What type of research went into the making of this show? Is it based on a real person?

D.S. - The research for this project will never end: our top priority is to tell Sam’s story with the utmost respect and sensitivity for real Sams and their families. Each of our team members has either a personal or professional connection to the world of the differently-abled community. A focus of ours has been to continue conversations with as many parents, families, and professionals as possible. The show is not based on one person’s story, but many stories of real teens who are nonverbal who finally find a way to communicate.

What was most challenging for you when tackling this topic?

Caitlin Bell - One of our biggest challenges with this show has also become one of our greatest joys; to create an environment where our audience, and particularly families of the community we write about, leave feeling uplifted, empowered and accurately and positively represented. We strive to create an atmosphere of support, conversation, and community first and foremost.

What do you hope people will walk away with after seeing Sam's Room?

D.S. - We want to inspire kids like Sam, their families, and the people who work with them. If we can do that, we can inspire all of our audiences. People like Sam have the capability to do more than is oftentimes expected of them. Even though someone may physically struggle or is not able to speak, there is a person that lives within that has feelings, emotions, and ideas to share with the world. Always assume capability. We never want anyone to underestimate the power of the person who lives inside the body.

In a world where there is little representation for people with disabilities in the arts you have essentially given a voice to the voiceless; what’s the next step for Sam’s Room?

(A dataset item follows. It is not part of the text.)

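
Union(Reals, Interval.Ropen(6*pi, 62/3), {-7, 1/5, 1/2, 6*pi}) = Interval(-oo, oo)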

D.S. and C.B. - This story is about empowerment. We strive to give strength to those who may struggle to find it. Empowering a group of people who struggle to communicate their every thought is a rewarding and enlightening experience. The reality is, we all struggle to communicate and to express our thoughts and emotions clearly and healthily. Our show takes place in 1998, but today, most of us communicate with the click of a button every five minutes. It is easy to take these advantages for granted. We hope to expand Sam’s Room from a show into a community. We strive to partner with teachers, families, non-profits, educational programs, organizations, and schools. There is limitless power in the human voice. Let’s use it for good.